All are well-versed in the pressures and incentives reshaping health care in outstate Minnesota, so it should be a good conversation. Join us. Meantime, tweet me questions you would ask at @MPRGroundLevel.

Here's a comment we received this morning from Rush City resident Ann Lucas, worrying about the growth of big hospital companies:

If we look back 30 years ago, it was the age of Health Maintenance Organizations. This change in the delivery of healthcare was supposed to reduce costs and for a while it did.

However, along with HMO's came the marketing schemes to draw patients to one healthcare conglomerate or another.
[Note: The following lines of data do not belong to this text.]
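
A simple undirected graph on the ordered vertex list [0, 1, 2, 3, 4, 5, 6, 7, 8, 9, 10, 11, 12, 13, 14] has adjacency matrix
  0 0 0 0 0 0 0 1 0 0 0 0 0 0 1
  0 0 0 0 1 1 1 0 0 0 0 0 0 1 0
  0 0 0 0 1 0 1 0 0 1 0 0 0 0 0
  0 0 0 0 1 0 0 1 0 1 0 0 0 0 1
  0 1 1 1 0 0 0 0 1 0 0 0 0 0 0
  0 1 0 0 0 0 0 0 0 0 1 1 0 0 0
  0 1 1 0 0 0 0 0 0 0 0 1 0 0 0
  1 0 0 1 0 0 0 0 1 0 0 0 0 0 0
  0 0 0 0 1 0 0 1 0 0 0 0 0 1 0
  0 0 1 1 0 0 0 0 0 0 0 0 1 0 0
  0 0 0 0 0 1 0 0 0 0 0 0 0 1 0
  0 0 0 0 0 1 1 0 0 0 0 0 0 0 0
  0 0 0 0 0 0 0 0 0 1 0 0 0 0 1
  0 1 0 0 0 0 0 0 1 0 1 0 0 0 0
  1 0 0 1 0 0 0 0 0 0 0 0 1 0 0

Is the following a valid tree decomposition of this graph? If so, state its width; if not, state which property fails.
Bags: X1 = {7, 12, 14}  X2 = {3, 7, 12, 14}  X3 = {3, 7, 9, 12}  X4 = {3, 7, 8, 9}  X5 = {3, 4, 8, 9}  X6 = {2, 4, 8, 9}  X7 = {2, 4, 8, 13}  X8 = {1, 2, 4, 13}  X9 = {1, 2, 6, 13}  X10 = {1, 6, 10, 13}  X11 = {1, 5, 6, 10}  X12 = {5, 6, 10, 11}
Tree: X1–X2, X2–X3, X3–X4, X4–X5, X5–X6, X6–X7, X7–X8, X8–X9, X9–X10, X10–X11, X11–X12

No — vertex 0 appears in no bag.

A tree decomposition must satisfy three properties: every vertex lies in some bag; for every edge, both endpoints lie together in some bag; and for every vertex, the bags containing it form a connected subtree. Here vertex 0 appears in no bag, so the decomposition is invalid.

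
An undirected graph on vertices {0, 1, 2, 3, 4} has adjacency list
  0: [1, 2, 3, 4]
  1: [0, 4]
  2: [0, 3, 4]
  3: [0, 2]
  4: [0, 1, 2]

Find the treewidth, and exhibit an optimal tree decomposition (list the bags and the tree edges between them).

Every bag has size at most 3, so the width is 3 − 1 = 2 and tw(G) ≤ 2. Conversely, {0, 1, 4} is a clique of size 3, and the vertices of any clique must share a bag in every tree decomposition; so some bag has ≥ 3 vertices and tw(G) ≥ 2. Hence tw(G) = 2 exactly.

Treewidth 2.
One such decomposition:
Bags: B1 = {0, 2, 4}  B2 = {0, 2, 3}  B3 = {0, 1, 4}
Tree: B1–B2, B1–B3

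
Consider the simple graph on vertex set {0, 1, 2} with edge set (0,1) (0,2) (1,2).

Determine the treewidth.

2

A width-2 tree decomposition is:
Bags: B1 = {0, 1, 2}
Tree: (single bag)
With just one bag of size 3, the width is 3 − 1 = 2, so tw(G) ≤ 2. For the lower bound, the 3 vertices {0, 1, 2} are pairwise adjacent, and any tree decomposition puts a clique entirely inside one bag — forcing width ≥ 2. Combining the bounds, tw(G) = 2.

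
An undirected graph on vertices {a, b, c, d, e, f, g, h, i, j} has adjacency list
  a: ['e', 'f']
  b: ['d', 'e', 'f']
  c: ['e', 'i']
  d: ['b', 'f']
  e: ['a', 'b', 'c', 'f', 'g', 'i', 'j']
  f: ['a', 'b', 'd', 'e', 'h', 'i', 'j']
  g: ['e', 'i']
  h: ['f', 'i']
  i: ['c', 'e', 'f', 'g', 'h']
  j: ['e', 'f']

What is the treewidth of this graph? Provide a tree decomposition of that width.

The largest bag has 3 vertices, giving width 2; this decomposition certifies tw(G) ≤ 2. Conversely, {e, g, i} is a clique of size 3, and the vertices of any clique must share a bag in every tree decomposition; so some bag has ≥ 3 vertices and tw(G) ≥ 2. Therefore the treewidth is 2.

Treewidth 2.
One such decomposition:
Bags: B1 = {e, f, i}  B2 = {e, f, j}  B3 = {b, e, f}  B4 = {b, d, f}  B5 = {e, g, i}  B6 = {f, h, i}  B7 = {c, e, i}  B8 = {a, e, f}
Tree: B1–B2, B1–B3, B3–B4, B1–B5, B1–B6, B1–B7, B2–B8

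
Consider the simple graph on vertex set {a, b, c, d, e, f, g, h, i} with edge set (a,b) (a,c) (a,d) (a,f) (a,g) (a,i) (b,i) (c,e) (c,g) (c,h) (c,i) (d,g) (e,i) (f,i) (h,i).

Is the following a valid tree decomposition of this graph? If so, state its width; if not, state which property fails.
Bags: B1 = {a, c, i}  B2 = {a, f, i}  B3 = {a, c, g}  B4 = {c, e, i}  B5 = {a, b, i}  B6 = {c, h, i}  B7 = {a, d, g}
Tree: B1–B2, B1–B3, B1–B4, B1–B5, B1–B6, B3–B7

Vertex coverage: the bags together contain {a, b, c, d, e, f, g, h, i}, the full vertex set. Edge coverage: each edge of G has both endpoints in at least one bag. Running intersection: for every vertex, the bags containing it form a connected subtree. All three properties hold, so this is a valid tree decomposition of width max|bag| − 1 = 2, and hence tw(G) ≤ 2.

Yes; width 2.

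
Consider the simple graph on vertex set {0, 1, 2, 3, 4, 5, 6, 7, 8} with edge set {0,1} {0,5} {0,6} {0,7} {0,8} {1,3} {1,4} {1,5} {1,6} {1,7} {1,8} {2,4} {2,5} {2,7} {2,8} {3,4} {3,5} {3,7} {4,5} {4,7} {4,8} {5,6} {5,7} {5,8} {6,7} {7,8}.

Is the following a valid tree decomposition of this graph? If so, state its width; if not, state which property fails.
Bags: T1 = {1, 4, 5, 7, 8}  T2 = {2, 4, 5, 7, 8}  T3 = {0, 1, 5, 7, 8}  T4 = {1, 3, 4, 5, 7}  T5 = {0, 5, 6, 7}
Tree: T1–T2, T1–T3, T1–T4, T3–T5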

Before the advent of managed care organizations, not every hospital had the latest technological gadget. Hospitals often had a cooperative agreement with hospital A sending its patients to Hospital B across town because it did not have the MRI machine and Hospital B sending its patients to Hospital A because it did not have a nuclear medicine department.

The small independent hospital cannot possibly remain competitive when the large monopoly has bought up all the small hospitals around it. Years ago, the small rural hospital knew its limitations and after stabilizing badly injured patients, sent those trauma cases to the large urban hospital with the Level I trauma center.

Just take one look at the billboard advertising and invariably it touts that John Doe Medical Center has the latest in advanced cardiac imaging or cancer treatment or imaging equipment, yada, yada, yada. When you buy a 5-10 million dollar machine you have to justify its purchase and make it cost effective. This means acquiring more patients and more doctors to refer those patients. Voila! The healthcare conglomerate is born.

You do the math.

The basic care at the small rural hospital used to be good enough. They never claimed to be Mayo Health System or Essentia or Catholic Health Initiatives. They provided good, basic medical care. They were an integral part of the community and they were invested in it.

Bigger is not better. Healthcare is becoming increasingly impersonal. The highest rated hospitals for patient satisfaction are usually the small hospitals with 100 beds or less. At that size, the patient is still at the center of care. The patient care loads are smaller and more manageable. You don't feel like inventory on a shelf.

Instead of gobbling up rural hospitals because they can't afford to convert to electronic medical records, we should be finding ways to help them afford what consolidation has put out of their reach---remaining independent and thriving and serving the community.